Cooperative groups such as SWOG have reported suboptimal enrollment in the context of COVID-19 [37]. In response, institutions have incorporated novel approaches, such as telemedicine to continue procedures like obtaining consents and follow-up visits, to promote patient care [38]. Other potential benefits of telemedicine include improving access to healthcare while minimizing the risk of transmission [39]. Further, several investigators have employed remote site initiation visits and interim monitoring visits through online platforms. For example, one study from an academic medical center reported that none of their active study participants were required to stop protocol treatment as a consequence of the pandemic [40].

Conclusion

In summary, the uncertainty and lack of clinical evidence regarding the management of patients with cancer and coexisting infection with COVID-19, has raised several important questions. Much of the data presented is based on the assumption that the virus will peak, however the current trends in both Europe and the US illustrate otherwise. As such, there is an urgent need to report cases to national registries so that information concerning clinical outcomes in the context of each cancer type and treatment can accumulate. Without this data, it will continue to be very difficult for clinicians to assess the safety and efficacy of various treatments in this complex and challenging time. Thus, as evidence builds, we must remain cognizant of how COVID-19 may affect a variety of patient outcomes and continue to refine treatment recommendations as such.

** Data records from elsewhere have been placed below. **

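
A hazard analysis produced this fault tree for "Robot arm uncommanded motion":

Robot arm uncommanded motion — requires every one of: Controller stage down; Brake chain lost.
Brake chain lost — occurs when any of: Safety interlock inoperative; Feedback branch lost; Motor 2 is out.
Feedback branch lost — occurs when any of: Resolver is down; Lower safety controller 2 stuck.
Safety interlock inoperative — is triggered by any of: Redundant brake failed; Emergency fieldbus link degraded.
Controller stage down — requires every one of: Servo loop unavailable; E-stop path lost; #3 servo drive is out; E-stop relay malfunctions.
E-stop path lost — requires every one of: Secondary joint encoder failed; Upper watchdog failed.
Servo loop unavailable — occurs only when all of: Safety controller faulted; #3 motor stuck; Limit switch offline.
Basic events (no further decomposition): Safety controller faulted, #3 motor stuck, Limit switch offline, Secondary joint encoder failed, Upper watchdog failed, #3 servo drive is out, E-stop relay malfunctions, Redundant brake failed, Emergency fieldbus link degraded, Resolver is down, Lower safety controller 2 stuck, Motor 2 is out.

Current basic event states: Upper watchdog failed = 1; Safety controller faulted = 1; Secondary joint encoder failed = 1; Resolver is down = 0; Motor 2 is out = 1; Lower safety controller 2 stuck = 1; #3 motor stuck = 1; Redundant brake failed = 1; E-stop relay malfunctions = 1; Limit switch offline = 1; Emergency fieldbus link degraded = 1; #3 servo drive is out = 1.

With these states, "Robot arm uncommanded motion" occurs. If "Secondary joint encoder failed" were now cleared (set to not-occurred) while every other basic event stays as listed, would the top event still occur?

No

Counterfactual: set "Secondary joint encoder failed" to not occurred.
Servo loop unavailable [AND]: Safety controller faulted=occurs, #3 motor stuck=occurs, Limit switch offline=occurs → all inputs occur → occurs.
E-stop path lost [AND]: Secondary joint encoder failed=not, Upper watchdog failed=occurs → not all inputs occur → does not occur.
Controller stage down [AND]: Servo loop unavailable=occurs, E-stop path lost=not, #3 servo drive is out=occurs, E-stop relay malfunctions=occurs → not all inputs occur → does not occur.
Safety interlock inoperative [OR]: Redundant brake failed=occurs, Emergency fieldbus link degraded=occurs → at least one input occurs → occurs.
Feedback branch lost [OR]: Resolver is down=not, Lower safety controller 2 stuck=occurs → at least one input occurs → occurs.
Brake chain lost [OR]: Safety interlock inoperative=occurs, Feedback branch lost=occurs, Motor 2 is out=occurs → at least one input occurs → occurs.
Robot arm uncommanded motion [AND]: Controller stage down=not, Brake chain lost=occurs → not all inputs occur → does not occur.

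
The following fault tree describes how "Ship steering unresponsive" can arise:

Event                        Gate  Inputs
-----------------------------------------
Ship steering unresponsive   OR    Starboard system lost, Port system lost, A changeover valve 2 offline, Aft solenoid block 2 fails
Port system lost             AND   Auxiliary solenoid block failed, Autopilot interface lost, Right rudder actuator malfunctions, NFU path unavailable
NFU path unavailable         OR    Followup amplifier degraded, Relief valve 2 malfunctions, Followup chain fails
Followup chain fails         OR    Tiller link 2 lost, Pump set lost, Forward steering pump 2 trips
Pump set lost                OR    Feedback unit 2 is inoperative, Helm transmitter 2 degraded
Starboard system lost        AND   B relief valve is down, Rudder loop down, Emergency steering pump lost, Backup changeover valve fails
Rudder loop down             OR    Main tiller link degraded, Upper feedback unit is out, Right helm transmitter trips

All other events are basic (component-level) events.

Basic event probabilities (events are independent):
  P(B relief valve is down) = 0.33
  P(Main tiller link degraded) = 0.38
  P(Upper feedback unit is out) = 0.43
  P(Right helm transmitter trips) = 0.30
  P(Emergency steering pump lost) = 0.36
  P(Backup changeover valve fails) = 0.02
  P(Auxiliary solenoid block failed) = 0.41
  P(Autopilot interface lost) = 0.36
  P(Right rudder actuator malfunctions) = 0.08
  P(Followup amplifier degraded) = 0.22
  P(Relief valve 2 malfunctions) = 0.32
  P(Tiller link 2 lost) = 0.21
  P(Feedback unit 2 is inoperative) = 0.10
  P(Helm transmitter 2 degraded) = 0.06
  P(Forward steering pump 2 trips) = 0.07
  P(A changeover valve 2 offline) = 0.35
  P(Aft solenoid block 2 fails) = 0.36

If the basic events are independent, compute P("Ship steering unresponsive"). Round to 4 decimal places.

P(Rudder loop down) [OR] = 1 − (1−0.38) × (1−0.43) × (1−0.30) = 0.752620
P(Starboard system lost) [AND] = 0.33 × 0.752620 × 0.36 × 0.02 = 0.001788
P(Pump set lost) [OR] = 1 − (1−0.10) × (1−0.06) = 0.154000
P(Followup chain fails) [OR] = 1 − (1−0.21) × (1−0.154000) × (1−0.07) = 0.378444
P(NFU path unavailable) [OR] = 1 − (1−0.22) × (1−0.32) × (1−0.378444) = 0.670327
P(Port system lost) [AND] = 0.41 × 0.36 × 0.08 × 0.670327 = 0.007915
P(Ship steering unresponsive) [OR] = 1 − (1−0.001788) × (1−0.007915) × (1−0.35) × (1−0.36) = 0.588031
Rounded to 4 decimal places: P(Ship steering unresponsive) ≈ 0.5880.

0.5880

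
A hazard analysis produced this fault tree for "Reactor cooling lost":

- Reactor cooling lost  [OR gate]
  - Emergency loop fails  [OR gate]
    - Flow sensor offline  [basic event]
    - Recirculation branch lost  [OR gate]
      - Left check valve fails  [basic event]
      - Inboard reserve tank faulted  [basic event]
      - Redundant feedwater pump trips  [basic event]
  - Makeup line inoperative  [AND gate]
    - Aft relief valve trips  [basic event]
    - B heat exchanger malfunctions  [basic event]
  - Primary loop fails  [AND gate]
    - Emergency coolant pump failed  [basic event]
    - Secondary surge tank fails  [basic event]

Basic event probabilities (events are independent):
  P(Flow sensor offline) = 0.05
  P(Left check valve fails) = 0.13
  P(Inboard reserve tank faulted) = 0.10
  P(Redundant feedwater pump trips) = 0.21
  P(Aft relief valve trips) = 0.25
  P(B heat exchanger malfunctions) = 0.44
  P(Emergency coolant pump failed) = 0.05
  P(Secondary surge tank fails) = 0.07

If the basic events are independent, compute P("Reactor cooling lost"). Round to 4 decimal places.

P(Recirculation branch lost) [OR] = 1 − (1−0.13) × (1−0.10) × (1−0.21) = 0.381430
P(Emergency loop fails) [OR] = 1 − (1−0.05) × (1−0.381430) = 0.412359
P(Makeup line inoperative) [AND] = 0.25 × 0.44 = 0.110000
P(Primary loop fails) [AND] = 0.05 × 0.07 = 0.003500
P(Reactor cooling lost) [OR] = 1 − (1−0.412359) × (1−0.110000) × (1−0.003500) = 0.478830
Rounded to 4 decimal places: P(Reactor cooling lost) ≈ 0.4788.

0.4788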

Although COVID-19 vaccine trials have shown promise, their impact on the cancer demographic is yet to be understood. Patients with active cancer or a history of cancer are often excluded from a majority of vaccine studies [41]. Furthermore, there is much uncertainty as to whether treatment, especially immunosuppressive regimens, could affect the ideal time the vaccine should be administered or whether cancer patients will mount an adequate immune response [42]. Further, given this complex clinical picture, providers must engage with patients in a shared decision-making model. It is hoped that as more clinical and pre-clinical data emerges, and findings become more robust, the oncology community will be better prepared to manage the complex clinical scenarios brought forth by the COVID-19 pandemic.

Conflict of Interest

SKP has served as a consultant to Pfizer, Novartis, Aveo, Genentech, Exelixis, Bristol Myers Squibb, Astellas Pharma, GlaxoSmithKline, Eisai, Roche, and Ipsen and received honoraria from Novartis, Medivaton, Astellas Pharma. SG, RM, and PB have no conflicts of interest to disclose.